432 abonnés 1 677 critiques Suivre son activité

2,0
Publiée le 17 novembre 2018
Nous voici avec la version so british de la grande épopée médiévale. Qui vient corriger tous les défauts du film Braveheart (enfin, c’est l’intention).

Et je suis agréablement surpris par la qualité du film. Production britannique pure souche, le film évite les nombreux écueils des adaptations approximative et simpliste des américains, en évoquant les hauts et les bas de Robert Bruce, véritable souverain d’Écosse. C’est la plus grande force du film.

Chapeau bas à la reconstitution, au-delà des panoramas magnifiques écossais, des châteaux, costumes, armures, tout semble beaucoup plus ancré dans le quotidien et le réalisme du Moyen-âge.

Mais ce qu’il gagne en réalisme, le film le perds en rythme. C’est long, on regarde sa montre, l’intrigue avance par à-coup. Les passages « calmes » n’ont que pour utilité d’expliquer un minimum l’intrigue du film, et d’esquisser la présentation des nombreux protagonistes.

Le hic étant que l’histoire qui précède, la rébellion de William Wallace (Braveheart, faut suivre) est terminée au moment où le film commence.

On ne nous explique jamais les véritables tenants et aboutissants des différents seigneurs, leur personnalité profonde, leur leitmotiv.

Et c’est sur ce point que le film bascule entre bon film de cap et d’épée et simple grosse production réaliste.

Le personnage principal, Robert Bruce, incarné par le pourtant excellent Chris Pine est taiseux au possible.

Pas dans le sens que cela lui donne une aura ou une grandeur, plus dans le sens « j’ai perdu mon pari, je la ferme ». Un gros décalage entre des dizaines de nobles et des centaines de paysans qui le suivent jusqu’à la mort, tandis que notre héros est impassible et hermétique.

Pour la partie réalisme, le film fait régulièrement des concessions allant de légères omissions, afin de simplifier la narration, à des aberrations qui dérangent :

Le fait que la femme de Bruce soit enfermée dans un château, c’est certain, mais qu’elle soit torturée par ses ravisseurs, sachant qu’elle est la fille d’un noble anglais loyal à la cour, j’en doute. Un otage est toujours plus utile vivant…
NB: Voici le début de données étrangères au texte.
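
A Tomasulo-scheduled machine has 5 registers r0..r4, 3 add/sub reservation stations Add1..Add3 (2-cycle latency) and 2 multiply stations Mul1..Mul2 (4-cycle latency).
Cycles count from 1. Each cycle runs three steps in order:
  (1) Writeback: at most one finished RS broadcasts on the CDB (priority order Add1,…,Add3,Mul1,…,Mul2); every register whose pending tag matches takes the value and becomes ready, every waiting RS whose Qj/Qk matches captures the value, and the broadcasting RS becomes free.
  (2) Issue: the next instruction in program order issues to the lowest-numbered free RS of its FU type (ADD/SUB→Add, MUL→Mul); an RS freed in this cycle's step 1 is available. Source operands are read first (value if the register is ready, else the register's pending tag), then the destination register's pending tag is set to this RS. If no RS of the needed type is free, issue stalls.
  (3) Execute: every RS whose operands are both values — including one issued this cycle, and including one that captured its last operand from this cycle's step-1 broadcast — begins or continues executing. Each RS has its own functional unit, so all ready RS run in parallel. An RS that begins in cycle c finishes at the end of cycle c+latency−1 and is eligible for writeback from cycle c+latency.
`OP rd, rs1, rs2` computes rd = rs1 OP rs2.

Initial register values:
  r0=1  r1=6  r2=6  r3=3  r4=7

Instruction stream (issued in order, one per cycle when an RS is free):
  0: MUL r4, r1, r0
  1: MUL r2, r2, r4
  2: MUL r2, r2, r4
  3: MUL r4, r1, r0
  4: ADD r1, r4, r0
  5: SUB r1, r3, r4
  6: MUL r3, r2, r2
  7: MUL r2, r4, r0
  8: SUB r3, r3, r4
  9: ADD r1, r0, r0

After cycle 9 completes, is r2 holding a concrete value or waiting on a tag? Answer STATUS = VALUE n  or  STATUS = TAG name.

  c1: issue MUL r4<-Mul1  regs: r0:1,r1:6,r2:6,r3:3,r4:Mul1
  c2: issue MUL r2<-Mul2  regs: r0:1,r1:6,r2:Mul2,r3:3,r4:Mul1
  c3: stall  regs: r0:1,r1:6,r2:Mul2,r3:3,r4:Mul1
  c4: stall  regs: r0:1,r1:6,r2:Mul2,r3:3,r4:Mul1
  c5: CDB Mul1=6; issue MUL r2<-Mul1  regs: r0:1,r1:6,r2:Mul1,r3:3,r4:6
  c6: stall  regs: r0:1,r1:6,r2:Mul1,r3:3,r4:6
  c7: stall  regs: r0:1,r1:6,r2:Mul1,r3:3,r4:6
  c8: stall  regs: r0:1,r1:6,r2:Mul1,r3:3,r4:6
  c9: CDB Mul2=36; issue MUL r4<-Mul2  regs: r0:1,r1:6,r2:Mul1,r3:3,r4:Mul2

STATUS = TAG Mul1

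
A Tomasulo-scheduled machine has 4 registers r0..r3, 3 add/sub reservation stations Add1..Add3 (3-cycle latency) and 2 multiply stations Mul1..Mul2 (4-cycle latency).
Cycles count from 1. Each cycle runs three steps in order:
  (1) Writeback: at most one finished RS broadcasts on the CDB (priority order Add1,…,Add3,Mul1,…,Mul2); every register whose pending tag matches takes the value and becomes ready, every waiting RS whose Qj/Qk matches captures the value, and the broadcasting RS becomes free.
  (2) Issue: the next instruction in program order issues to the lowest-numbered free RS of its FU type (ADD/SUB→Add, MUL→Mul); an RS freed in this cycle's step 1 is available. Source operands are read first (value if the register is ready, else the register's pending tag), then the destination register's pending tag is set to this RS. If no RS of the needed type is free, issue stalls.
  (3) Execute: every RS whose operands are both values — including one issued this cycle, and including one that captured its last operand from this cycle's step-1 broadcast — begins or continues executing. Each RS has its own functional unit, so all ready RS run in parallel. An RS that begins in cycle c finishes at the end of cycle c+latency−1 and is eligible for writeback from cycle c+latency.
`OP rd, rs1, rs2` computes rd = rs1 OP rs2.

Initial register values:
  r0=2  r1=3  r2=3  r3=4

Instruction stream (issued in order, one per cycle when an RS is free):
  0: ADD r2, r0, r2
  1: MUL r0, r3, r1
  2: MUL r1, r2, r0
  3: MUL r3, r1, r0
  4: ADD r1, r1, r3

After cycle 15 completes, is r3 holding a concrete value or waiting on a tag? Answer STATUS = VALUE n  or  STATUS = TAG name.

cycle 1: issue ADD r2<-Add1 // r0:2,r1:3,r2:Add1,r3:4
cycle 2: issue MUL r0<-Mul1 // r0:Mul1,r1:3,r2:Add1,r3:4
cycle 3: issue MUL r1<-Mul2 // r0:Mul1,r1:Mul2,r2:Add1,r3:4
cycle 4: CDB Add1=5; stall // r0:Mul1,r1:Mul2,r2:5,r3:4
cycle 5: stall // r0:Mul1,r1:Mul2,r2:5,r3:4
cycle 6: CDB Mul1=12; issue MUL r3<-Mul1 // r0:12,r1:Mul2,r2:5,r3:Mul1
cycle 7: issue ADD r1<-Add1 // r0:12,r1:Add1,r2:5,r3:Mul1
cycle 8: - // r0:12,r1:Add1,r2:5,r3:Mul1
cycle 9: - // r0:12,r1:Add1,r2:5,r3:Mul1
cycle 10: CDB Mul2=60 // r0:12,r1:Add1,r2:5,r3:Mul1
cycle 11: - // r0:12,r1:Add1,r2:5,r3:Mul1
cycle 12: - // r0:12,r1:Add1,r2:5,r3:Mul1
cycle 13: - // r0:12,r1:Add1,r2:5,r3:Mul1
cycle 14: CDB Mul1=720 // r0:12,r1:Add1,r2:5,r3:720
cycle 15: - // r0:12,r1:Add1,r2:5,r3:720

STATUS = VALUE 720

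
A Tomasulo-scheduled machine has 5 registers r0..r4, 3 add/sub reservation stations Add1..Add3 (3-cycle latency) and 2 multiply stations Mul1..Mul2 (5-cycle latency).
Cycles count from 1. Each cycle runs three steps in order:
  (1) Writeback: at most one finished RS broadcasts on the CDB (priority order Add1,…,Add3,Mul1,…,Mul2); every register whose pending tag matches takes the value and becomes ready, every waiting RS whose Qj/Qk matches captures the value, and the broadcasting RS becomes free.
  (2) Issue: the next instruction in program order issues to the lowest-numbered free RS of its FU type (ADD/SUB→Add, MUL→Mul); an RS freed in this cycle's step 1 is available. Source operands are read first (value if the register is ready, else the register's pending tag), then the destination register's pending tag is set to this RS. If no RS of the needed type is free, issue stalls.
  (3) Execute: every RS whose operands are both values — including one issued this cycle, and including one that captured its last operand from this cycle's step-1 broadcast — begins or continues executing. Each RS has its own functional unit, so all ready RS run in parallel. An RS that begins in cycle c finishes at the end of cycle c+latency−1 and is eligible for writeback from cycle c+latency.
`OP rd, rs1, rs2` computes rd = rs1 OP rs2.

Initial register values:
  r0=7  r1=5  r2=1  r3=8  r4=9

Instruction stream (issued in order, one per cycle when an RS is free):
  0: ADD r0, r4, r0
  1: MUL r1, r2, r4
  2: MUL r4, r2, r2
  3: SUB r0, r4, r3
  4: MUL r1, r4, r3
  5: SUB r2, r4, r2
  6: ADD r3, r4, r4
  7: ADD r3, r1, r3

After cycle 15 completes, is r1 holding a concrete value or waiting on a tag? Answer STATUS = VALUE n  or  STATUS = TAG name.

  c1: issue ADD r0<-Add1  regs: r0:Add1,r1:5,r2:1,r3:8,r4:9
  c2: issue MUL r1<-Mul1  regs: r0:Add1,r1:Mul1,r2:1,r3:8,r4:9
  c3: issue MUL r4<-Mul2  regs: r0:Add1,r1:Mul1,r2:1,r3:8,r4:Mul2
  c4: CDB Add1=16; issue SUB r0<-Add1  regs: r0:Add1,r1:Mul1,r2:1,r3:8,r4:Mul2
  c5: stall  regs: r0:Add1,r1:Mul1,r2:1,r3:8,r4:Mul2
  c6: stall  regs: r0:Add1,r1:Mul1,r2:1,r3:8,r4:Mul2
  c7: CDB Mul1=9; issue MUL r1<-Mul1  regs: r0:Add1,r1:Mul1,r2:1,r3:8,r4:Mul2
  c8: CDB Mul2=1; issue SUB r2<-Add2  regs: r0:Add1,r1:Mul1,r2:Add2,r3:8,r4:1
  c9: issue ADD r3<-Add3  regs: r0:Add1,r1:Mul1,r2:Add2,r3:Add3,r4:1
  c10: stall  regs: r0:Add1,r1:Mul1,r2:Add2,r3:Add3,r4:1
  c11: CDB Add1=-7; issue ADD r3<-Add1  regs: r0:-7,r1:Mul1,r2:Add2,r3:Add1,r4:1
  c12: CDB Add2=0  regs: r0:-7,r1:Mul1,r2:0,r3:Add1,r4:1
  c13: CDB Add3=2  regs: r0:-7,r1:Mul1,r2:0,r3:Add1,r4:1
  c14: CDB Mul1=8  regs: r0:-7,r1:8,r2:0,r3:Add1,r4:1
  c15: -  regs: r0:-7,r1:8,r2:0,r3:Add1,r4:1

STATUS = VALUE 8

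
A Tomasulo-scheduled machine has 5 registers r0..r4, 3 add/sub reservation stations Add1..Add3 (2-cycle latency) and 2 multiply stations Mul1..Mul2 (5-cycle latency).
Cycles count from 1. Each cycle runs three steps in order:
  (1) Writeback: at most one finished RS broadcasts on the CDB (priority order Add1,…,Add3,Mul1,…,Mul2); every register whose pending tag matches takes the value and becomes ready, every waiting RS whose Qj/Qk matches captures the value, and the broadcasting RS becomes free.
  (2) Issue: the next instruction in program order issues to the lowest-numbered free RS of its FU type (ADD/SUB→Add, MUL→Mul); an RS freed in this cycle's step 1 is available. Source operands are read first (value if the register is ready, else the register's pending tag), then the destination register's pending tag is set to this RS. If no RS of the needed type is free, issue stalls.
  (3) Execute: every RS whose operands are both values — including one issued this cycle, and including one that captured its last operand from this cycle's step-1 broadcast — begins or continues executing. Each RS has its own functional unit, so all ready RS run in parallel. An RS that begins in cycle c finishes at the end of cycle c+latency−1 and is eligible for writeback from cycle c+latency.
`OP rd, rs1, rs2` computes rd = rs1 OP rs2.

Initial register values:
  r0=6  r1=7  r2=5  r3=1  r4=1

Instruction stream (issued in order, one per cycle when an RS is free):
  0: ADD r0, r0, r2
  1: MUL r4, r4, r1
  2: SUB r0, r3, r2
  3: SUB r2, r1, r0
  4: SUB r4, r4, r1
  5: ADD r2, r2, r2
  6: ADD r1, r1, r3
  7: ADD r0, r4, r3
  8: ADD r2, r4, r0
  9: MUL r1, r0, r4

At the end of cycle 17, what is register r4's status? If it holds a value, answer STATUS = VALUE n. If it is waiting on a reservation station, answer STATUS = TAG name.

STATUS = VALUE 0

cycle 1: issue ADD r0<-Add1 // r0:Add1,r1:7,r2:5,r3:1,r4:1
cycle 2: issue MUL r4<-Mul1 // r0:Add1,r1:7,r2:5,r3:1,r4:Mul1
cycle 3: CDB Add1=11; issue SUB r0<-Add1 // r0:Add1,r1:7,r2:5,r3:1,r4:Mul1
cycle 4: issue SUB r2<-Add2 // r0:Add1,r1:7,r2:Add2,r3:1,r4:Mul1
cycle 5: CDB Add1=-4; issue SUB r4<-Add1 // r0:-4,r1:7,r2:Add2,r3:1,r4:Add1
cycle 6: issue ADD r2<-Add3 // r0:-4,r1:7,r2:Add3,r3:1,r4:Add1
cycle 7: CDB Add2=11; issue ADD r1<-Add2 // r0:-4,r1:Add2,r2:Add3,r3:1,r4:Add1
cycle 8: CDB Mul1=7; stall // r0:-4,r1:Add2,r2:Add3,r3:1,r4:Add1
cycle 9: CDB Add2=8; issue ADD r0<-Add2 // r0:Add2,r1:8,r2:Add3,r3:1,r4:Add1
cycle 10: CDB Add1=0; issue ADD r2<-Add1 // r0:Add2,r1:8,r2:Add1,r3:1,r4:0
cycle 11: CDB Add3=22; issue MUL r1<-Mul1 // r0:Add2,r1:Mul1,r2:Add1,r3:1,r4:0
cycle 12: CDB Add2=1 // r0:1,r1:Mul1,r2:Add1,r3:1,r4:0
cycle 13: - // r0:1,r1:Mul1,r2:Add1,r3:1,r4:0
cycle 14: CDB Add1=1 // r0:1,r1:Mul1,r2:1,r3:1,r4:0
cycle 15: - // r0:1,r1:Mul1,r2:1,r3:1,r4:0
cycle 16: - // r0:1,r1:Mul1,r2:1,r3:1,r4:0
cycle 17: CDB Mul1=0 // r0:1,r1:0,r2:1,r3:1,r4:0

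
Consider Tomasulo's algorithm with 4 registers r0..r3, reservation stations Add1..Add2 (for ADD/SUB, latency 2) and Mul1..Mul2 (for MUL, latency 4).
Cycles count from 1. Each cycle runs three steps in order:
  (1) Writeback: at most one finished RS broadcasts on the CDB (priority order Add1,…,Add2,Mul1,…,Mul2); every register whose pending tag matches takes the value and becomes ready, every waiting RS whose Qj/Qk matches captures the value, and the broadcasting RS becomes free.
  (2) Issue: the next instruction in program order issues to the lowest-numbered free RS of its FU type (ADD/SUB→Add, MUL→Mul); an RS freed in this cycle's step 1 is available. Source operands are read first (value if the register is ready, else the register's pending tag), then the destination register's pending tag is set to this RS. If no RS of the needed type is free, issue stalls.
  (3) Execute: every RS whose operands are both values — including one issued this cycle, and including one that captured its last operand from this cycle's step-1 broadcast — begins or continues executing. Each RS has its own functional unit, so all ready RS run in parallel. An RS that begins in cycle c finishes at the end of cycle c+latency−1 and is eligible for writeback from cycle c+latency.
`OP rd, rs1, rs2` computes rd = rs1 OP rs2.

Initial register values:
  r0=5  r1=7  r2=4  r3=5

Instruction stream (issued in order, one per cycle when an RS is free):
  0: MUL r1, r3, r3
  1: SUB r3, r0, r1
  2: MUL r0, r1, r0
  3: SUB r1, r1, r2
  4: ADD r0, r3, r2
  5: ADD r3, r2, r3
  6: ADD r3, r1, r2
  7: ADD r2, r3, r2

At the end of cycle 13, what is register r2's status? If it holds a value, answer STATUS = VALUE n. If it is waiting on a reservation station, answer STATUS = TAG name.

c1: issue MUL r1<-Mul1 | r0:5,r1:Mul1,r2:4,r3:5
c2: issue SUB r3<-Add1 | r0:5,r1:Mul1,r2:4,r3:Add1
c3: issue MUL r0<-Mul2 | r0:Mul2,r1:Mul1,r2:4,r3:Add1
c4: issue SUB r1<-Add2 | r0:Mul2,r1:Add2,r2:4,r3:Add1
c5: CDB Mul1=25; stall | r0:Mul2,r1:Add2,r2:4,r3:Add1
c6: stall | r0:Mul2,r1:Add2,r2:4,r3:Add1
c7: CDB Add1=-20; issue ADD r0<-Add1 | r0:Add1,r1:Add2,r2:4,r3:-20
c8: CDB Add2=21; issue ADD r3<-Add2 | r0:Add1,r1:21,r2:4,r3:Add2
c9: CDB Add1=-16; issue ADD r3<-Add1 | r0:-16,r1:21,r2:4,r3:Add1
c10: CDB Add2=-16; issue ADD r2<-Add2 | r0:-16,r1:21,r2:Add2,r3:Add1
c11: CDB Add1=25 | r0:-16,r1:21,r2:Add2,r3:25
c12: CDB Mul2=125 | r0:-16,r1:21,r2:Add2,r3:25
c13: CDB Add2=29 | r0:-16,r1:21,r2:29,r3:25

STATUS = VALUE 29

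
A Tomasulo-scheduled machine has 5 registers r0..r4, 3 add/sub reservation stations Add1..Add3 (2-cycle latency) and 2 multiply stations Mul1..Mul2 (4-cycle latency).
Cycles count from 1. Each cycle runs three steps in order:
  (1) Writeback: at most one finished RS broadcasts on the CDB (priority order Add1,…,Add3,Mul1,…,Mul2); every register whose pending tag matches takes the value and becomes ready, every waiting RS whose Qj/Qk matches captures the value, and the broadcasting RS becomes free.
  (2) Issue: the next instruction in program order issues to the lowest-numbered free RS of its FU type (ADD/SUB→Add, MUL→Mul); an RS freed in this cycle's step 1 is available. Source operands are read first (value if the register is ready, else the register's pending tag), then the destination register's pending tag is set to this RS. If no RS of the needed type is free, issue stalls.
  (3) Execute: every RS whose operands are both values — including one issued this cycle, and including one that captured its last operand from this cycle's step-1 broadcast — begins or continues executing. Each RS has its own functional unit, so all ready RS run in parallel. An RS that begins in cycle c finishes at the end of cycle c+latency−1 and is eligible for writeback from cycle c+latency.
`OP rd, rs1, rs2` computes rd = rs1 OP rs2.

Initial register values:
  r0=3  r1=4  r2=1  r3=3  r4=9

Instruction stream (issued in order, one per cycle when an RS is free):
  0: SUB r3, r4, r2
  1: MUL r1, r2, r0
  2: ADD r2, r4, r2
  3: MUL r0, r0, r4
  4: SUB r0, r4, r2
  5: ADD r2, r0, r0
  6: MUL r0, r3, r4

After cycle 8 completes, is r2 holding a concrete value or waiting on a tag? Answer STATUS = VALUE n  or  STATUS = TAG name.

STATUS = TAG Add2

c1: issue SUB r3<-Add1 | r0:3,r1:4,r2:1,r3:Add1,r4:9
c2: issue MUL r1<-Mul1 | r0:3,r1:Mul1,r2:1,r3:Add1,r4:9
c3: CDB Add1=8; issue ADD r2<-Add1 | r0:3,r1:Mul1,r2:Add1,r3:8,r4:9
c4: issue MUL r0<-Mul2 | r0:Mul2,r1:Mul1,r2:Add1,r3:8,r4:9
c5: CDB Add1=10; issue SUB r0<-Add1 | r0:Add1,r1:Mul1,r2:10,r3:8,r4:9
c6: CDB Mul1=3; issue ADD r2<-Add2 | r0:Add1,r1:3,r2:Add2,r3:8,r4:9
c7: CDB Add1=-1; issue MUL r0<-Mul1 | r0:Mul1,r1:3,r2:Add2,r3:8,r4:9
c8: CDB Mul2=27 | r0:Mul1,r1:3,r2:Add2,r3:8,r4:9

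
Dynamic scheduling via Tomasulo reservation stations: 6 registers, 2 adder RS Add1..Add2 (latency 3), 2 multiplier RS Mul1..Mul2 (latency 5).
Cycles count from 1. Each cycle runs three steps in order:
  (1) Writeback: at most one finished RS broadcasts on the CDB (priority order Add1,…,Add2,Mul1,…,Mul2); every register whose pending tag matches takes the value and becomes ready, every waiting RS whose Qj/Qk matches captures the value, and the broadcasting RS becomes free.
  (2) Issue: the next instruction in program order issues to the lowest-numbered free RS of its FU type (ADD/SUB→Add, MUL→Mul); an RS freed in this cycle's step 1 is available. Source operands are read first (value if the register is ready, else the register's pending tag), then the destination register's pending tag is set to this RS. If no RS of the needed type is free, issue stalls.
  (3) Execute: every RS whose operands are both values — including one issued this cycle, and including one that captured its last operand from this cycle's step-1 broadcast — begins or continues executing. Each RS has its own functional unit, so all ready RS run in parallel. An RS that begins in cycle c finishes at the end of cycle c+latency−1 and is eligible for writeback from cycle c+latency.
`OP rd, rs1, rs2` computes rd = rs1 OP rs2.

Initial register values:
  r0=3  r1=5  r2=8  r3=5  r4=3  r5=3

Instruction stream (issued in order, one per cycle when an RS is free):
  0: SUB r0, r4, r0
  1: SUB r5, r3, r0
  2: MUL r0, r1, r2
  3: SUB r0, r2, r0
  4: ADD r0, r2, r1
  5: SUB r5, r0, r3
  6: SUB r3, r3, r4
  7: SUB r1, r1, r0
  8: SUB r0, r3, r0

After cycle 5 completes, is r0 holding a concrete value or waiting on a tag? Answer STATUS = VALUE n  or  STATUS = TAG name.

STATUS = TAG Add1

c1: issue SUB r0<-Add1 | r0:Add1,r1:5,r2:8,r3:5,r4:3,r5:3
c2: issue SUB r5<-Add2 | r0:Add1,r1:5,r2:8,r3:5,r4:3,r5:Add2
c3: issue MUL r0<-Mul1 | r0:Mul1,r1:5,r2:8,r3:5,r4:3,r5:Add2
c4: CDB Add1=0; issue SUB r0<-Add1 | r0:Add1,r1:5,r2:8,r3:5,r4:3,r5:Add2
c5: stall | r0:Add1,r1:5,r2:8,r3:5,r4:3,r5:Add2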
Idem pour le cliché que les gars de Netflix n’ont pas voulu renoncer : la grande bataille de cavalerie.

Finissons avec ce mythe hollywoodien : une armée médiévale est constituée à 99% de fantassins. Seuls les nobles et les chevaliers décorés combattent à cheval. Il faut probablement compter au maximum 1 cheval pour 100 fantassins.

La plupart des guerres ne se gagnent pas par de grandes batailles, mais plutôt par une guerre d’usure, et finissent dans des négociations acharnées avec des états voisins qui soutiennent toujours l’une ou l’autre des parties (France, le Pape, St-empire Romain Germanique, etc.).

Les américains ont également voulu romancer inutilement la relation entre le héros et sa promise. Encore un cliché hérité des classiques américains des années 50.

C’est un mariage politique, les deux parties ne « s’aiment pas » au sens moderne et romantique du terme.

Je regrette également que le film ne dépeigne jamais l’ambition, les luttes de pouvoirs inhérents à l’époque.

Si la famille Bruce s’oppose au roi anglais, c’est pour asseoir ses fesses sur le trône d’Écosse, pas par volonté émancipatrice ou faire plaisir au peuple.

Bruce et ses alliés se sont volontairement servis de l’image favorable de William Wallace pour fédérer la populace et justifier leur revendication au trône. Les nobles restent des politiciens.

Le plus décevant reste le casting, malgré la présence de nombreux acteurs, dont plusieurs ont participé à la série Game of Thrones (James Cosmo, Stephen Dillane, Ron Donachie), leur utilité dans le film reste avant tout symbolique.

Cela plairait davantage aux amateurs d’histoire et aux aficionados de grands fresques médiévales, mais le cinéphile restera sur sa faim.